Articolo18. Divaricazioni a cielo aperto nel Pd

22/03/2012 - 11:03
di Sergio Cararo
Alla fine è sbottato anche Bersani. Il Pd rischia di spaccarsi in Parlamento sull'art.18? Difficile ma al momento le posizioni interne non coincidono del tutto. Monti e Napolitano si sono presi il tempo necessario per “cucinare” le eventuali opposizioni e presentare un piatto indigerible senza troppe rotture.
“Non morirò dando il via libera alla monetizzazione del lavoro” si è sfogato oggi il leader Pd, consapevole che sull'art.18 si gioca anche la tenuta del partito - diviso tra chi è orientato a votare no al diktat di Monti e chi non mette in discussione il sostegno al governo. La tensione tra una parte del Pd, più sensibile alle proteste degli elettori di sinistra, e il governo sembra raggiungere livelli di guardia. Per Rosy Bindi “Questo governo può andare avanti se rispetta la dignità di tutte le forze che lo sostengono”. Il no al governo Monti sulla riforma del lavoro è una parola al momento ancora indicibile ma dentro il Pd le aree dei lettiani e dei veltroniani temono che Bersani possa mettersi di traverso se la riforma in Parlamento non verrà modificata e cominciano a pensare ad una rottura del Pd stesso.
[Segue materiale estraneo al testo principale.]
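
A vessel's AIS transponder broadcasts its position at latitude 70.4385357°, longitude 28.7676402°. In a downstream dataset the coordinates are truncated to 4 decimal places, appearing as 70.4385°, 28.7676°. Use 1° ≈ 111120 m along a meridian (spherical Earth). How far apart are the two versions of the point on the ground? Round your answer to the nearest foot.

14 feet

The latitude changed by +0.0000357° and the longitude by +0.0000402°.
N–S: 0.0000357° × 111120 m/° = 3.96698 m.
E–W at 70.4385°: 0.0000402° × 111120 × cos 70.4385° = 0.0000402 × 111120 × 0.3348 ≈ 1.49564 m.
Combined displacement = (3.96698² + 1.49564²)^½ ≈ 4.23956 m.
In feet: 4.23956 m ÷ 0.3048 ≈ 13.909 ft.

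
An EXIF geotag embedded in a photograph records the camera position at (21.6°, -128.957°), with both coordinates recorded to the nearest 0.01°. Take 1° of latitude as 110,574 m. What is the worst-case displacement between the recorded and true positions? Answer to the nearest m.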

“Ci sono parti positive quando si parla di riduzione della flessibilità in entrata, tuttavia c'è il punto caldo dell'articolo 18 che non va bene perchè è profondamente sbagliato aumentare la possibilità di licenziamento per motivi economici” commenta oggi il dirigente del Pd (ed ex sindacalista Cgil) Cesare Damiano, il quale aggiunge “Io non so se il Pd rischia di spaccarsi, dico solo che non prendiamo a scatola chiusa quello che decide il governo. Noi lavoreremo per trovare un punto d'incontro comune dentro al partito», conclude Damiano. “Quando Monti in conferenza stampa ha parlato di accordo di tutti, tranne che della Cgil, mi è parso di risentire Sacconi” è il giudizio di Stefano Fassina del Pd in un'intervista a Repubblica “il Pd sarà in prima linea per cercare di modificare la riforma in Parlamento, valuterà autonomamente nel merito e proporremo i nostri emendamenti”.
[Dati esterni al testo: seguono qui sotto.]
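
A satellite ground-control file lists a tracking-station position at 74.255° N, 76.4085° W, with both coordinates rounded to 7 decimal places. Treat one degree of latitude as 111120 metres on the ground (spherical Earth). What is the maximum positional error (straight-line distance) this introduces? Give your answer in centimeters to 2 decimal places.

Rounding to 7 decimal places leaves each coordinate within ±5e-08° of the true value.
N–S: 5e-08° × 111120 m/° = 0.005556 m.
Longitude error → 5e-08 × 111120 × cos 74.255° = 5e-08 × 111120 × 0.2714 ≈ 0.00150766 m.
Worst case both components are at the extreme and orthogonal: √(0.005556² + 0.00150766²) ≈ 0.00575692 m.
That is 0.00575692 m = 0.57569 cm.

0.58 centimeters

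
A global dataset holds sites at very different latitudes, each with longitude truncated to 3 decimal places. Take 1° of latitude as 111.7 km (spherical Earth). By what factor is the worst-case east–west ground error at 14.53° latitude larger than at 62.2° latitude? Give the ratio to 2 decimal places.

2.08

Truncating at 3 decimal places can drop up to a full unit in the last place, so the longitude may be off by as much as 0.001°.
At 14.53°: 0.001° × 111700 × cos 14.53° = 0.001 × 111700 × 0.9680 ≈ 108.13 m.
Error at 62.2° = 0.001° × 111700 × cos 62.2° ≈ 111.7 × 0.4664 = 52.095 m.
The ratio reduces to cos 14.53° / cos 62.2° = 0.9680/0.4664 ≈ 2.0756.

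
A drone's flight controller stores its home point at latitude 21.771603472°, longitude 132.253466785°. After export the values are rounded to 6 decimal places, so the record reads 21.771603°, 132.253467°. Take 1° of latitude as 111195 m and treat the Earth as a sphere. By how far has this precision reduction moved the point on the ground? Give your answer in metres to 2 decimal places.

Δlat = 21.771603472 − 21.771603 = +0.000000472°; Δlon = 132.253466785 − 132.253467 = -0.000000215°.
North–south shift: 0.000000472 × 111195 = 0.052484 m.
E–W at 21.7716°: -0.000000215° × 111195 × cos 21.7716° = -0.000000215 × 111195 × 0.9287 ≈ -0.0222016 m.
Distance: √(0.052484² + 0.0222016²) ≈ 0.0569867 m.

0.06 metres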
Se quelle segnalate sopra sono le valutazioni di esponenti del Pd scettici o contrari al diktat del governo Monti sull'art.18, c'è un'altra parte del Pd che suona una musica completamente differente.”Lavoreremo ancora, fino alla fine, per soluzioni più condivise ma il nostro voto favorevole, pur con tanti distinguo, non può essere in discussione” afferma ad esempio il vicesegretario del Pd Enrico Letta in merito alla trattativa sulla riforma del mercato del lavoro. Ed ancora “se il governo presenterà un testo conforme ai principi finora largamente condivisi, il Pd non potrà che sostenerlo” sostiene un altro dirigente del Pd come Beppe Fioroni a Repubblica. L'esponente del Pd giudica positivamente la trattativa sulla riforma del lavoro. Non poteva mancare il commento positivo di uno dei mandanti politici e intellettuali dell'abolizione dell'art.18 “Vivere questo progetto di riforma dell'articolo 18 come una medicina amara e indigesta da ingerire con il naso tappato da parte del Pd a me sembra molto fuori luogo” ha detto il senatore Pietro Ichino questa mattina ai microfoni di Rcf. Secondo il giuslavorista “è necessario combattere prioritariamente una battaglia contro il dualismo del mercato tra protetti e non protetti. Questa battaglia – ha comentato Pietro Ichino - è il cuore di questo progetto del governo Monti che attinge in larga parte a materiale programmatico elaborato in questi anni all'interno del Pd”.